UBS chief executive Sergio Ermotti said the Swiss Bank has no plans to spinoff or list parts of its business, such as rival Credit Suisse is preparing to do for its «Swiss universal banking» by the end of next year.
Credit Suisse unveiled plans last October to list a minority stake in the unit, which includes part of its private banking and corporate and institutional clients business in Switzerland, as part of a contrary strategic plan that also includes job cuts, raising capital, and scaling back investment banking.
Sergio Ermotti denied any similar plans at UBS, marking another divergence in strategy between Switzerland's two large largest banks. «We believe our organization in terms of a holding company and operating company supporting divisionally and globally driven activities is important,» the CEO of UBS told a media briefing.
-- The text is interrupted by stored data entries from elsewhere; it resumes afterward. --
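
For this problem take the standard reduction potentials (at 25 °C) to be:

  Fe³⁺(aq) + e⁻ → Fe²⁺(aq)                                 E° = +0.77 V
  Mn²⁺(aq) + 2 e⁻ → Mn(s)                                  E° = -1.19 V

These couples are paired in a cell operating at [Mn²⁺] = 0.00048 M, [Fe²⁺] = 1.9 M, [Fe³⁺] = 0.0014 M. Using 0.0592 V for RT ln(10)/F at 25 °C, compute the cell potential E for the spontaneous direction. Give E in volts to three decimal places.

Fe³⁺/Fe²⁺ is the cathode (higher E°), Mn²⁺/Mn the anode: E°cell = +0.77 − (-1.19) = +1.96 V, n = 2.
Overall: 2 Fe³⁺(aq) + Mn(s) → 2 Fe²⁺(aq) + Mn²⁺(aq)
Q = [Fe²⁺]^2·[Mn²⁺] / ([Fe³⁺]^2); log Q = 2.946.
E = E° − (0.0592/n) log Q = +1.96 − (0.0592/2)(2.946) = +1.873 V.

+1.873 V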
Ermotti sees a lot of value
«I believe that there is no intention on our side to pursue partial disposal of any business or legal entities, I think that there is a lot of value for our shareholders and for our model to keep things together in respect to helping the efficient management of our group,» Ermotti said.
Both banks have developed so-called Swiss entity banks separate from other, riskier operations, as a result of the too-big-to-fail requirements in Switzerland following the financial crisis and bailout of UBS in of 2008.
No to takeover of German bank
In response to a tongue-in-cheek question about whether UBS could takeover rival Deutsche Bank, where former SG Warburg and UBS banker John Cryan is restructuring the German lender, Ermotti said, «We do not need to think about a transformational deal, there is enough growth out there, we are extremely happy with our capital position and how our business is developing, but only through time can we really create value.» «The fundamentals of our business and the underlying growth of wealth management are extremely compelling.» he said.